La ciudad de los Césares
Las novelas de ciencia-ficción,
la mitología, el folclor, los diarios de expedicionarios, han tratado desde
diversas perspectivas la posibilidad de que exista una ciudad o un mundo
invisible, como lo es en el caso paradigmático de Viaje al centro de la Tierra,
de Julio Verne, que propone la existencia de una civilización perdida enterrada
a miles de kilómetros de la superficie: estas narraciones intentan desentrañar
una posibilidad que tiene muchas caras, pudiendo ser un nuevo Edén bajo la
tierra (el imperio de los mil años del III Reich de Miguel Serrano), el
avanzado pueblo de los hiperbóreos que plantea Bulwer-Lytton en su La raza futura,
o la vertiente horrorosa que nos presenta H.G Wells con La máquina del tiempo,
donde nos muestra a los morlocks, una raza maligna y bárbara que busca
esclavizar a los habitantes de la superficie.
Lo cierto es que la creencia de
civilizaciones perdidas se remonta a relatos tan antiguos como los de Platón y
su postulación de La Atlántida, el continente mítico que quedara sumergido
luego de un cataclismo. Muñoz Cazaux actualiza esta deriva, para presentarnos
una ciudad de piedra y cavernosa, en la que sus habitantes reciben a los
protagonistas que vienen escapando de algo (¿pero de qué? La paranoia de sus
personajes es otro ingrediente central), y que por medio de unas aguas
milagrosas los van subyugando lentamente. La ciudad de Curialhué, es pues, descrita como apacible, con
condiciones aptas para la vida, pero a medida que los personajes centrales
empiezan a recorrer y descubrir sus complejas galerías atravesadas por ríos
subterráneos, sienten que algo, que una fuerza desconocida opera en ese
espacio, siendo el tiempo la primera variable en dislocarse: una hora podría
ser un día completo en la superficie, y el embarazo de una de las mujeres
protagonistas parece acelerarse, siendo otro elemento que causa el pavor y el desconcierto.

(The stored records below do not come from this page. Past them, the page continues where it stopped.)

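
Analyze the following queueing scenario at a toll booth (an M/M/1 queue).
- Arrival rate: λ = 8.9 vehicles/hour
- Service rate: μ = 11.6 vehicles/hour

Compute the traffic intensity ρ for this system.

Server utilization: ρ = λ/μ
ρ = 8.9/11.6 = 0.7672
The server is busy 76.72% of the time.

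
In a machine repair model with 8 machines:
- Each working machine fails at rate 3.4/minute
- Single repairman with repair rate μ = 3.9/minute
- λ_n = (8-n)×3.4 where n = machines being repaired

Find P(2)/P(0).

P(2)/P(0) = ∏_{i=0}^{2-1} λ_i/μ_{i+1}
= (8-0)×3.4/3.9 × (8-1)×3.4/3.9
= 42.5615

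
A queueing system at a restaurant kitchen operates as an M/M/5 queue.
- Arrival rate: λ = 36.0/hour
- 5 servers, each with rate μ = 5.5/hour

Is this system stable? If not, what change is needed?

Stability requires ρ = λ/(cμ) < 1
ρ = 36.0/(5 × 5.5) = 36.0/27.50 = 1.3091
Since 1.3091 ≥ 1, the system is UNSTABLE.
Need c > λ/μ = 36.0/5.5 = 6.55.
Minimum servers needed: c = 7.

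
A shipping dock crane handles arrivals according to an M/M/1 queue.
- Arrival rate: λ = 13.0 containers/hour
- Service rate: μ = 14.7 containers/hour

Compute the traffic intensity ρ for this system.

Server utilization: ρ = λ/μ
ρ = 13.0/14.7 = 0.8844
The server is busy 88.44% of the time.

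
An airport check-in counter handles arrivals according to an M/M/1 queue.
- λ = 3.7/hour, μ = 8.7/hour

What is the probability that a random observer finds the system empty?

ρ = λ/μ = 3.7/8.7 = 0.4253
P(0) = 1 - ρ = 1 - 0.4253 = 0.5747
The server is idle 57.47% of the time.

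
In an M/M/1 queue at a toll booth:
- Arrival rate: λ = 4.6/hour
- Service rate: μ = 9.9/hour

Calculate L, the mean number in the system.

ρ = λ/μ = 4.6/9.9 = 0.4646
For M/M/1: L = λ/(μ-λ)
L = 4.6/(9.9-4.6) = 4.6/5.30
L = 0.8679 vehicles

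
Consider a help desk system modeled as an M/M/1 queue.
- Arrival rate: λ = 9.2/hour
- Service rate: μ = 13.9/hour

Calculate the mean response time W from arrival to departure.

First, compute utilization: ρ = λ/μ = 9.2/13.9 = 0.6619
For M/M/1: W = 1/(μ-λ)
W = 1/(13.9-9.2) = 1/4.70
W = 0.2128 hours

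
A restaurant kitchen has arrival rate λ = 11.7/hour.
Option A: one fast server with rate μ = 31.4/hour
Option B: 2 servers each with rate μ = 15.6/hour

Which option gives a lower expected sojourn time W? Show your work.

Option A: single server μ = 31.4 (M/M/1)
  ρ_A = 11.7/31.4 = 0.3726
  W_A = 1/(μ-λ) = 1/(31.4-11.7) = 1/19.70 = 0.05076

Option B: 2 servers μ = 15.6 (M/M/2)
  ρ_B = λ/(cμ) = 11.7/(2×15.6) = 0.3750
  Offered load a = λ/μ = cρ = 11.7/15.6 = 0.7500
  P₀ = [ Σₙ₌₀^1 aⁿ/n! + a^2/(2!(1-ρ)) ]⁻¹
  Σ = a^0/0! + a^1/1! = 1.0000 + 0.7500 = 1.7500
  a^2/(2!(1-ρ)) = 0.5625/(2 × 0.6250) = 0.4500
  P₀ = 1/(1.7500 + 0.4500) = 0.4545
  Lq = P₀·a^2·ρ / (2!(1-ρ)²) = 0.4545 × 0.5625 × 0.3750 / (2 × 0.3906) = 0.1227
  Wq_B = Lq/λ = 0.1227/11.7 = 0.01049
  W_B = Wq_B + 1/μ = 0.01049 + 0.06410 = 0.07459

Since W_A = 0.05076 < W_B = 0.07459, Option A (single fast server) has the shorter time in system.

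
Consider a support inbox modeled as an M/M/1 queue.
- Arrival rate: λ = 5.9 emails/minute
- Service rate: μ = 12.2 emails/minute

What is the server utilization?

Server utilization: ρ = λ/μ
ρ = 5.9/12.2 = 0.4836
The server is busy 48.36% of the time.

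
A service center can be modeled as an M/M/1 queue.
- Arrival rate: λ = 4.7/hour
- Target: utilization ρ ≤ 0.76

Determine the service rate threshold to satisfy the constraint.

ρ = λ/μ, so μ = λ/ρ
μ ≥ 4.7/0.76 = 6.1842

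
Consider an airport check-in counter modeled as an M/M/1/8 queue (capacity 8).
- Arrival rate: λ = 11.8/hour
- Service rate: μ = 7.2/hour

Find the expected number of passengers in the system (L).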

El choque entre lo conocido y lo
desconocido, entre la luz y la sombra, entre la vida y la muerte, circula una
vez más como lo que planteamos al comienzo: parece ser que para llegar hasta un
lugar perfecto y sin conflictos, es necesario despojarse de muchas cosas, y
que finalmente todo paraíso, natural o artificial, siempre parece cobrar un precio para
quienes buscan alojarse en su seno. Y ese precio parece ser no otro, que el de aceptar que el
infierno sí puede ser un lugar idílico y confortable.